= Bruno Salzer =

German entrepreneur

(Franz) Bruno Salzer (13 May 1859 - 28 May 1919) was a German entrepreneur. Salzer was one of the leading entrepreneurs in Chemnitz around the start of the 20th century, and the company he established was the biggest factory in Chemnitz before the Great Depression.

==Life==
Franz Bruno Salzer was born in Stollberg on 13 May 1859 as the son of stocking knitter Johann Gottlieb Salzer (1817-68) and grandson of Oberschlema innkeeper Ephraim Salzer. In 1880, he moved to Chemnitz, where at first he worked as a locksmith for Wirkmaschinenfabrik Hilscher. After his wedding in 1882 to Marie Anna Unger (1858–1925), he opened up a small workshop in 1883 together with fellow locksmith Carl August Schubert, who had previously worked for Maschinenfabrik Kappel. This workshop produced stocking knitter machines and expanded in 1885 after the success of a new model of Flachwirkwerklen for stockings (named System Paget). 1887 the two fellow entrepreneurs reformed their company into a stock corporation under the name "Chemnitzer Wirkwaren-Maschinenfabrik vormals Schubert & Salzer".

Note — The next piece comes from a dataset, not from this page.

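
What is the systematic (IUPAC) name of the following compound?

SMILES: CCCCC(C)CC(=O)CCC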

In 1892, Schubert left the ever-expanding company. After Salzer established himself as the sole technical engineer, the company obtained the right to build automatic stocking machines (Rundstrickwerklen in System Standard) and developed the Petinet-Cottongrät, which not only revolutionised the stocking knitter technology in the Ore Mountains, but was exported to numerous manufacturers all over the world. After World War I the company was the world's biggest seller of Flachstrickwerklen, while also experimenting with the production of bicycles and other machinery under the brand "Salzer & Co. GmbH" from 1896 to 1906.

Salzer committed suicide in Chemnitz on 28 May 1919.